Armand Boua © Lis 10 Gallery (1)

Art & Design Fair, dédiée aux scènes artistiques d’Afrique, de ses diasporas et Afro-descendantes – directrice Victoria Mann, directrice artistique Armelle Dakouo, commissaire d’exposition et écrivaine Allison Glenn – du 20 au 22 octobre 2023, au Carreau du Temple.

C’est un rendez-vous annuel incontournable où se rencontrent artistes et galeries internationales. L’édition 2023 a accueilli cette année 120 artistes de 36 nationalités différentes et 37 galeries venant de tous les points du monde. Le thème principal touchait à la pratique curatoriale. Plusieurs invitations ont été lancées à des commissaires et à des artistes pour des projets, installations et contributions écrites qui questionnent cette pratique, et plusieurs tables rondes se sont tenues sur le sujet, dans l’auditorium du Carreau du Temple. Le livre d’art qui depuis trois ans accompagne chaque édition, Others Shall Come/D’autres viendront – signé des trois co-auteures Armelle Dakouo, Allison Glenn et Jeanne Mercier – traite aussi de cette question.

© Prisca Munkeni, Kub’Art Gallery (2)

Si un certain nombre de galeries sont de fidèles adeptes de AKAA et reviennent y présenter leurs artistes, un tiers de nouvelles galeries ont rejoint cette édition qui témoigne de la création et de l’inventivité à nulle autre pareil des artistes d’Afrique, et de la vitalité artistique africaine.

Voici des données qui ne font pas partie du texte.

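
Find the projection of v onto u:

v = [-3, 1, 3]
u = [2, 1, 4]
v·u = (-3)(2) + (1)(1) + (3)(4) = 7
u·u = (2)² + (1)² + (4)² = 21
proj_u(v) = (v·u / u·u) × u = (7/21) × u = (1/3) × u

proj_u(v) = [2/3, 1/3, 4/3]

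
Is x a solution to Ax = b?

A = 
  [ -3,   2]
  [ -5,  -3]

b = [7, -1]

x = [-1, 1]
No

Ax = [5, 2] ≠ b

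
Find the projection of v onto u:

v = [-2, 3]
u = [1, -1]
proj_u(v) = [-5/2, 5/2]

v·u = (-2)(1) + (3)(-1) = -5
u·u = (1)² + (-1)² = 2
proj_u(v) = (v·u / u·u) × u = (-5/2) × u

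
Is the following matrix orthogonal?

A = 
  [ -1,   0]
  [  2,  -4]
No

AᵀA = 
  [  5,  -8]
  [ -8,  16]
≠ I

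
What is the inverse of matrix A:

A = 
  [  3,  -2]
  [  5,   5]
det(A) = (3)(5) - (-2)(5) = 25
For a 2×2 matrix, A⁻¹ = (1/det(A)) · [[d, -b], [-c, a]]
    = (1/25) · [[5, 2], [-5, 3]]

A⁻¹ = 
  [ 1/5, 2/25]
  [-1/5, 3/25]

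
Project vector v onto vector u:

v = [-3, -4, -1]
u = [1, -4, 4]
proj_u(v) = [3/11, -12/11, 12/11]

v·u = (-3)(1) + (-4)(-4) + (-1)(4) = 9
u·u = (1)² + (-4)² + (4)² = 33
proj_u(v) = (v·u / u·u) × u = (9/33) × u = (3/11) × u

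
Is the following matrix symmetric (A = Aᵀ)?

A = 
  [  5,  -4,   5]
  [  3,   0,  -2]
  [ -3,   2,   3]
No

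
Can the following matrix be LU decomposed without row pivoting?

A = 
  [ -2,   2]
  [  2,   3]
Yes.
A[1,1] = -2 ≠ 0, so Gaussian elimination proceeds without a row swap: multiplier ℓ₂₁ = (2)/(-2) = -1, and U[2,2] = 3 - (-1)(2) = 5.
L = 
  [  1,   0]
  [ -1,   1]
U = 
  [ -2,   2]
  [  0,   5]
Check row 2 of LU: [(-1)(-2), (-1)(2) + 5] = [2, 3] = row 2 of A ✓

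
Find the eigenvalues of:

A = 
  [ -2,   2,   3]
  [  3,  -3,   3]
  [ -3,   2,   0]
λ = -5, i√3, -i√3  (≈ -5, 0 + 1.732i, 0 - 1.732i)

Characteristic polynomial: det(λI - A) = λ³ + 5λ² + 3λ + 15
Testing integer divisors of the constant term: p(-5) = 0, so (λ + 5) is a factor:
p(λ) = (λ + 5)(λ² + 3)
λ² + 3 = 0  ⇒  λ = (0 ± √((0)² - 4·(3)))/2 = (0 ± √(-12))/2
  = i√3,  -i√3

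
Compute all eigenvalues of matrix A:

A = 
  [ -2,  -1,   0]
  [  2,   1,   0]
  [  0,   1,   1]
Characteristic polynomial: det(λI - A) = λ³ - λ
The constant term is 0, so λ = 0 is a root: p(λ) = λ(λ² - 1)
λ² - 1 = (λ + 1)(λ - 1)

λ = 0, 1, -1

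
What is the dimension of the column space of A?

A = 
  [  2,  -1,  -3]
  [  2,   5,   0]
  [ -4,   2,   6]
Row reduce:
R2 → R2 - (1)·R1
R3 → R3 + (2)·R1
REF = 
  [  2,  -1,  -3]
  [  0,   6,   3]
  [  0,   0,   0]
Pivot columns: 1, 2 → 2 pivots.
dim(Col(A)) = number of pivot columns = 2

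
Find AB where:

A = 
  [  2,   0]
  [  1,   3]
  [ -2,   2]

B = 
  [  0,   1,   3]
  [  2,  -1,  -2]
A is 3×2 and B is 2×3, so AB is 3×3. Each entry is (row of A)·(column of B):
AB[1,1] = (2)(0) + (0)(2) = 0
AB[1,2] = (2)(1) + (0)(-1) = 2
AB[1,3] = (2)(3) + (0)(-2) = 6
AB[2,1] = (1)(0) + (3)(2) = 6
AB[2,2] = (1)(1) + (3)(-1) = -2
AB[2,3] = (1)(3) + (3)(-2) = -3
AB[3,1] = (-2)(0) + (2)(2) = 4
AB[3,2] = (-2)(1) + (2)(-1) = -4
AB[3,3] = (-2)(3) + (2)(-2) = -10

AB = 
  [  0,   2,   6]
  [  6,  -2,  -3]
  [  4,  -4, -10]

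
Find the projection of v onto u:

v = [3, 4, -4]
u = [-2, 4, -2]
proj_u(v) = [-3/2, 3, -3/2]

v·u = (3)(-2) + (4)(4) + (-4)(-2) = 18
u·u = (-2)² + (4)² + (-2)² = 24
proj_u(v) = (v·u / u·u) × u = (18/24) × u = (3/4) × u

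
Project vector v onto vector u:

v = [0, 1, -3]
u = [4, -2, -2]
v·u = (0)(4) + (1)(-2) + (-3)(-2) = 4
u·u = (4)² + (-2)² + (-2)² = 24
proj_u(v) = (v·u / u·u) × u = (4/24) × u = (1/6) × u

proj_u(v) = [2/3, -1/3, -1/3]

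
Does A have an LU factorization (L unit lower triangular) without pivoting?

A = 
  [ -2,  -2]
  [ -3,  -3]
Yes.
A[1,1] = -2 ≠ 0, so Gaussian elimination proceeds without a row swap: multiplier ℓ₂₁ = (-3)/(-2) = 3/2, and U[2,2] = -3 - (3/2)(-2) = 0.
L = 
  [  1,   0]
  [3/2,   1]
U = 
  [ -2,  -2]
  [  0,   0]
Check row 2 of LU: [(3/2)(-2), (3/2)(-2) + 0] = [-3, -3] = row 2 of A ✓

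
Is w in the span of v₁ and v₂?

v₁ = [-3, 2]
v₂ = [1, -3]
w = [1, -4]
Yes

Form the augmented matrix and row-reduce:
[v₁|v₂|w] = 
  [ -3,   1,   1]
  [  2,  -3,  -4]
R2 → R2 + (2/3)·R1
REF = 
  [   -3,     1,     1]
  [    0,  -7/3, -10/3]

No row of the form [0 0 | nonzero], so the system is consistent. Back-substitution gives c₁ = 1/7, c₂ = 10/7: w = (1/7)·v₁ + (10/7)·v₂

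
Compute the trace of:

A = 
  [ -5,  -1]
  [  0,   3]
-2

tr(A) = -5 + 3 = -2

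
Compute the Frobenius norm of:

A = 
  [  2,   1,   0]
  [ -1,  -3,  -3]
||A||_F = 4.899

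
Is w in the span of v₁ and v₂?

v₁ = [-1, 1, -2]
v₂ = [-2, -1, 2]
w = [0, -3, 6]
Yes

Form the augmented matrix and row-reduce:
[v₁|v₂|w] = 
  [ -1,  -2,   0]
  [  1,  -1,  -3]
  [ -2,   2,   6]
R2 → R2 + (1)·R1
R3 → R3 - (2)·R1
R3 → R3 + (2)·R2
REF = 
  [ -1,  -2,   0]
  [  0,  -3,  -3]
  [  0,   0,   0]

No row of the form [0 0 | nonzero], so the system is consistent. Back-substitution gives c₁ = -2, c₂ = 1: w = (-2)·v₁ + (1)·v₂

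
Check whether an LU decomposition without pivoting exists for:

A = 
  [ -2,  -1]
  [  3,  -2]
Yes.
A[1,1] = -2 ≠ 0, so Gaussian elimination proceeds without a row swap: multiplier ℓ₂₁ = (3)/(-2) = -3/2, and U[2,2] = -2 - (-3/2)(-1) = -7/2.
L = 
  [   1,    0]
  [-3/2,    1]
U = 
  [  -2,   -1]
  [   0, -7/2]
Check row 2 of LU: [(-3/2)(-2), (-3/2)(-1) + (-7/2)] = [3, -2] = row 2 of A ✓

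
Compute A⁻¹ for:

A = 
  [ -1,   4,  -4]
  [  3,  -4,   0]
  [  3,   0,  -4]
det(A) = (-1)·((-4)(-4) - (0)(0)) - (4)·((3)(-4) - (0)(3)) + (-4)·((3)(0) - (-4)(3))
  = (-1)(16) - (4)(-12) + (-4)(12)
  = -16
det(A) = -16 ≠ 0, so A is invertible.

Cofactors Cᵢⱼ = (-1)ⁱ⁺ʲ·Mᵢⱼ:
C = 
  [ 16,  12,  12]
  [ 16,  16,  12]
  [-16, -12,  -8]

adj(A) = Cᵀ:
adj(A) = 
  [ 16,  16, -16]
  [ 12,  16, -12]
  [ 12,  12,  -8]

A⁻¹ = (-1/16) · adj(A):
A⁻¹ = 
  [  -1,   -1,    1]
  [-3/4,   -1,  3/4]
  [-3/4, -3/4,  1/2]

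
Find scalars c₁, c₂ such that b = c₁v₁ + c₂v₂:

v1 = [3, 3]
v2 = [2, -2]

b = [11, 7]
c1 = 3, c2 = 1

b = 3·v1 + 1·v2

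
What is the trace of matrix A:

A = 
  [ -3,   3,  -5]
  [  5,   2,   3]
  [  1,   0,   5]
4

tr(A) = -3 + 2 + 5 = 4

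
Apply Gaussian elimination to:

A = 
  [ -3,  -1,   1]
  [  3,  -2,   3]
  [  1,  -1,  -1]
Row operations:
R2 → R2 + (1)·R1
R3 → R3 + (1/3)·R1
R3 → R3 - (4/9)·R2

Resulting echelon form:
REF = 
  [   -3,    -1,     1]
  [    0,    -3,     4]
  [    0,     0, -22/9]

Rank = 3 (number of non-zero pivot rows).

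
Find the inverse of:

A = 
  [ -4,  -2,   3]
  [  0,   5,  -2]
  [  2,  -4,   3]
det(A) = (-4)·((5)(3) - (-2)(-4)) - (-2)·((0)(3) - (-2)(2)) + (3)·((0)(-4) - (5)(2))
  = (-4)(7) - (-2)(4) + (3)(-10)
  = -50
det(A) = -50 ≠ 0, so A is invertible.

Cofactors Cᵢⱼ = (-1)ⁱ⁺ʲ·Mᵢⱼ:
C = 
  [  7,  -4, -10]
  [ -6, -18, -20]
  [-11,  -8, -20]

adj(A) = Cᵀ:
adj(A) = 
  [  7,  -6, -11]
  [ -4, -18,  -8]
  [-10, -20, -20]

A⁻¹ = (-1/50) · adj(A):
A⁻¹ = 
  [-7/50,  3/25, 11/50]
  [ 2/25,  9/25,  4/25]
  [  1/5,   2/5,   2/5]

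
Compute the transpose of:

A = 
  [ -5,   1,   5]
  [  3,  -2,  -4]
Aᵀ = 
  [ -5,   3]
  [  1,  -2]
  [  5,  -4]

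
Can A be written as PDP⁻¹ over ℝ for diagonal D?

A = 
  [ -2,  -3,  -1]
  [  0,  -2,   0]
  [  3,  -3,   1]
No

Characteristic polynomial: det(λI - A) = λ³ + 3λ² + 3λ + 2
Testing integer divisors of the constant term: p(-2) = 0, so (λ + 2) is a factor:
p(λ) = (λ + 2)(λ² + λ + 1)
λ² + λ + 1 = 0  ⇒  λ = (-1 ± √((1)² - 4·(1)))/2 = (-1 ± √(-3))/2
  = (-1 + i√3)/2,  (-1 - i√3)/2
Eigenvalues: -2, (-1 + i√3)/2, (-1 - i√3)/2  (≈ -2, -0.5 + 0.866i, -0.5 - 0.866i)
Has complex eigenvalues (not diagonalizable over ℝ).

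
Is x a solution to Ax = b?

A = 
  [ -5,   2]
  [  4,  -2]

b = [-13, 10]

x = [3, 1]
Yes

Ax = [-13, 10] = b ✓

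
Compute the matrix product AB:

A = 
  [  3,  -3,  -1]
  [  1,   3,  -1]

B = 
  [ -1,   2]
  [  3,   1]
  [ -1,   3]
A is 2×3 and B is 3×2, so AB is 2×2. Each entry is (row of A)·(column of B):
AB[1,1] = (3)(-1) + (-3)(3) + (-1)(-1) = -11
AB[1,2] = (3)(2) + (-3)(1) + (-1)(3) = 0
AB[2,1] = (1)(-1) + (3)(3) + (-1)(-1) = 9
AB[2,2] = (1)(2) + (3)(1) + (-1)(3) = 2

AB = 
  [-11,   0]
  [  9,   2]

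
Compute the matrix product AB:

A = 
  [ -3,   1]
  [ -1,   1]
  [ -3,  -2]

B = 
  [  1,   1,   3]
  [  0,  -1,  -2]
A is 3×2 and B is 2×3, so AB is 3×3. Each entry is (row of A)·(column of B):
AB[1,1] = (-3)(1) + (1)(0) = -3
AB[1,2] = (-3)(1) + (1)(-1) = -4
AB[1,3] = (-3)(3) + (1)(-2) = -11
AB[2,1] = (-1)(1) + (1)(0) = -1
AB[2,2] = (-1)(1) + (1)(-1) = -2
AB[2,3] = (-1)(3) + (1)(-2) = -5
AB[3,1] = (-3)(1) + (-2)(0) = -3
AB[3,2] = (-3)(1) + (-2)(-1) = -1
AB[3,3] = (-3)(3) + (-2)(-2) = -5

AB = 
  [ -3,  -4, -11]
  [ -1,  -2,  -5]
  [ -3,  -1,  -5]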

Ainsi So Art Gallery et MCC Gallery, du Maroc ; Yosr Ben Ammar, de Tunisie ; Kub’Art Gallery, de la République Démocratique du Congo ; Afronova, d’Afrique du Sud ; Oda’Art Gallery, du Nigeria et d’autres du continent, ainsi que des galeries de Genève, Milan, Los Angelès, Paris. AKAA est une ruche où se côtoient expérimentation et pensée artistique transmettant l’image positive et l’énergie des ailleurs, son format, dans ce lieu du Carreau du Temple, sans grandiloquence mais chaleureux, permet la rencontre.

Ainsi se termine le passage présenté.